I will occasionally have teachers ask me, “I have such a preference in green. How do I meet the needs of students who have a preference in Yellow thinking?” Students who have a preference is Conceptual like to think outside the box and are extremely energized by being given time to brainstorm unique ways to solve problems. They also like the “big picture” and learning through experimentation. In fact, these students do not prefer a formal classroom setting.
I am particularly excited about SVVSD’s emphasis on Design Thinking because students are given the opportunity to delve into their yellow thinking, especially in the Ideate phase. In addition, PBL (Problem Based Learning) is another way to get Conceptual thinkers fired up! Here are some additional tips for teaching to students who have a Conceptual Preference:
- Present a variety of options when thinking about the content, process and product of your unit.

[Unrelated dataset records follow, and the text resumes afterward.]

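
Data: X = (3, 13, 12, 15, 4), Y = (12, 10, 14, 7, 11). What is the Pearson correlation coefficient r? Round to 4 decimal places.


r = sum((xi-xbar)(yi-ybar)) / sqrt(sum((xi-xbar)^2) * sum((yi-ybar)^2))
n = 5, xbar = 47/5 = 9.4, ybar = 54/5 = 10.8
Sxy = sum((xi-xbar)(yi-ybar)) = -24.6
Sxx = sum((xi-xbar)^2) = 121.2
Syy = sum((yi-ybar)^2) = 26.8
sqrt(Sxx*Syy) ≈ 56.992631
r = Sxy / sqrt(Sxx*Syy) = -24.6 / 56.992631 ≈ -0.431635

-0.4316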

- Be sure to give the “big picture” or overview of the lesson.
- Occasionally summarize throughout and at the end of the lesson. Sometimes we get caught up in the details, and the Yellow Attribute is not listening.
- Provide lots of change to prevent this brain from getting bored.
- Supply written directions.
- Use as much color, metaphors and pictures as possible.
- Ask open-ended questions
What are some other ideas you have for meeting the needs of the Conceptual brain?
It can be helpful to reflect on your profile and how it has made itself apparent in your school or your workplace.
- The Analytical Attribute excels at rational thinking and focusing on what needs to get done, relying heavily on facts. It also will give short directives and will delegate certain details.
- The Structural Attribute prefers tradition and clear rules. This attribute excels at bringing order out of chaos and likes to take care of the logistics.
- The Social Attribute cares about the well-being of others, encourages collaboration and is empathic.
- The Conceptual Attribute excels at innovation, sees the big picture, looks into the future and is open to “out-of-the-box” ideas.
- A person in the first-third of Expressiveness is calm, poised and allows others to talk. A person in the third-third of expressiveness walks the halls, is loud and enjoys conversing with others.
- A person in the first third of Assertiveness likes to keep the peace and goes with the flow of the group. A person in the third third of Assertiveness is determined and decisive.
- A person in the first third of Flexibility is focused and has firm beliefs and prefers that others do things his/her way. A person in the third third of Flexibility doesn’t mind change and is open to the suggestions of others.
Whether we are teachers or administrators, it is critical that we take the time to reflect on our strengths and how we might use our preferences to drive the work we do with our colleagues and students.